The actors and directors all seemed too self-aware. Thus the effort at creating random, chance encounters comes off as contrived. Hayden Christensen's character pick-pocketing Andy Garcia's character only to court Andy's girlfriend resulting in the two guys pick-pocketing each other again was too intricate and perfect of a mobius strip to not have been written out to happen exactly that way.

Another scene that had me rolling my eyes was when two smokers outside of a restaurant interact when the beautiful woman looks over to the disinterested man and kicks off a conversation with "You know what I love about New York?"

Uuuuuugh! When does a conversation like that happen except in a movie touting what it loves about New York?

The one segment that really worked for me was of the elderly couple in Coney Island. Their bickering and banter rang true to me, and it was refreshing to see a setting not in the middle of Manhattan.

The short that attempts to subvert the predefined roles is the Natalie Portman directed story about a Hispanic male nanny and his little girl. Another effort at cross pollination of races also involves Portman but the effect is dulled by the overly dramatic and sappy revelation.

But these highlights were too little and too late.

During the film, I kept waiting to see parts of the city that I consider to be the genuine fabric of the New York experience.

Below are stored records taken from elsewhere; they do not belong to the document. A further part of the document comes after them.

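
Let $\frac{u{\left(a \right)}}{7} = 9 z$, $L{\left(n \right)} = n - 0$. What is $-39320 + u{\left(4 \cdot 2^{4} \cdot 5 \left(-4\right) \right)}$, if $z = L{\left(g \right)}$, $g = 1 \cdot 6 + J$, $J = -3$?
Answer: $-39131$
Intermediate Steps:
$g = 3$ ($g = 1 \cdot 6 - 3 = 6 - 3 = 3$)
$L{\left(n \right)} = n$ ($L{\left(n \right)} = n + 0 = n$)
$z = 3$
$u{\left(a \right)} = 189$ ($u{\left(a \right)} = 7 \cdot 9 \cdot 3 = 7 \cdot 27 = 189$)
$-39320 + u{\left(4 \cdot 2^{4} \cdot 5 \left(-4\right) \right)} = -39320 + 189 = -39131$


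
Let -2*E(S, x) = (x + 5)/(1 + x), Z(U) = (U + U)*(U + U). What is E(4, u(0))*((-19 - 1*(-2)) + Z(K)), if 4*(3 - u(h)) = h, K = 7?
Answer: -179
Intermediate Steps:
Z(U) = 4*U**2 (Z(U) = (2*U)*(2*U) = 4*U**2)
u(h) = 3 - h/4
E(S, x) = -(5 + x)/(2*(1 + x)) (E(S, x) = -(x + 5)/(2*(1 + x)) = -(5 + x)/(2*(1 + x)))
E(4, u(0))*((-19 - 1*(-2)) + Z(K)) = ((-5 - (3 - 1/4*0))/(2*(1 + (3 - 1/4*0))))*((-19 - 1*(-2)) + 4*7**2) = ((-5 - (3 + 0))/(2*(1 + (3 + 0))))*((-19 + 2) + 4*49) = ((-5 - 1*3)/(2*(1 + 3)))*(-17 + 196) = ((1/2)*(-5 - 3)/4)*179 = ((1/2)*(1/4)*(-8))*179 = -1*179 = -179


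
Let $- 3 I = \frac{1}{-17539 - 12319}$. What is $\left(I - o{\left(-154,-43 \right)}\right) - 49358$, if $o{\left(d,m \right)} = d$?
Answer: $- \frac{4407399095}{89574} \approx -49204.0$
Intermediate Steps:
$I = \frac{1}{89574}$ ($I = - \frac{1}{3 \left(-17539 - 12319\right)} = - \frac{1}{3 \left(-29858\right)} = \left(- \frac{1}{3}\right) \left(- \frac{1}{29858}\right) = \frac{1}{89574} \approx 1.1164 \cdot 10^{-5}$)
$\left(I - o{\left(-154,-43 \right)}\right) - 49358 = \left(\frac{1}{89574} - -154\right) - 49358 = \left(\frac{1}{89574} + 154\right) - 49358 = \frac{13794397}{89574} - 49358 = - \frac{4407399095}{89574}$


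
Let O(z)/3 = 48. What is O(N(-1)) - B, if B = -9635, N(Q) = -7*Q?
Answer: 9779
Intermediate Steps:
O(z) = 144 (O(z) = 3*48 = 144)
O(N(-1)) - B = 144 - 1*(-9635) = 144 + 9635 = 9779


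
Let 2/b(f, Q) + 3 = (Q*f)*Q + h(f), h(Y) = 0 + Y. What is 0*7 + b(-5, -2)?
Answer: -1/14 ≈ -0.071429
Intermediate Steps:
h(Y) = Y
b(f, Q) = 2/(-3 + f + f*Q**2) (b(f, Q) = 2/(-3 + ((Q*f)*Q + f)) = 2/(-3 + (f*Q**2 + f)) = 2/(-3 + (f + f*Q**2)) = 2/(-3 + f + f*Q**2))
0*7 + b(-5, -2) = 0*7 + 2/(-3 - 5 - 5*(-2)**2) = 0 + 2/(-3 - 5 - 5*4) = 0 + 2/(-3 - 5 - 20) = 0 + 2/(-28) = 0 + 2*(-1/28) = 0 - 1/14 = -1/14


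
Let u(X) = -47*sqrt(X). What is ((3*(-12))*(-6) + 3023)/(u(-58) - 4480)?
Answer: -7255360/10099261 + 152233*I*sqrt(58)/20198522 ≈ -0.7184 + 0.057399*I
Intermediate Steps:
((3*(-12))*(-6) + 3023)/(u(-58) - 4480) = ((3*(-12))*(-6) + 3023)/(-47*I*sqrt(58) - 4480) = (-36*(-6) + 3023)/(-47*I*sqrt(58) - 4480) = (216 + 3023)/(-47*I*sqrt(58) - 4480) = 3239/(-4480 - 47*I*sqrt(58))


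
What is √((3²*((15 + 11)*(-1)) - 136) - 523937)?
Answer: I*√524307 ≈ 724.09*I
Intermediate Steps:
√((3²*((15 + 11)*(-1)) - 136) - 523937) = √((9*(26*(-1)) - 136) - 523937) = √((9*(-26) - 136) - 523937) = √((-234 - 136) - 523937) = √(-370 - 523937) = √(-524307) = I*√524307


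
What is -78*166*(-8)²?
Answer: -828672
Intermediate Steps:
-78*166*(-8)² = -12948*64 = -828672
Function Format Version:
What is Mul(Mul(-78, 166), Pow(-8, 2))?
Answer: -828672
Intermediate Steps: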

Where were the Bronx, Queens, Staten Island, or even Harlem! Where were the street vendors and subway performers? When has a cabbie ever expressed any interest in your profession? Where were the masses of hipsters crowded in a pizza parlor at 4am? Where were the Puerto Ricans playing dominoes outside their buildings? Where were the insane bike messengers? Where were the restaurants where each table was speaking a different language than the next? I even missed the Park Slope stroller brigades. Where was the freaking Brooklyn Bridge???

In the end, the film to me was a good attempt and a safe, fuzzy view of a small slice of the city. But it failed to dispel any preconceived ideas or convey any genuine experience of New York.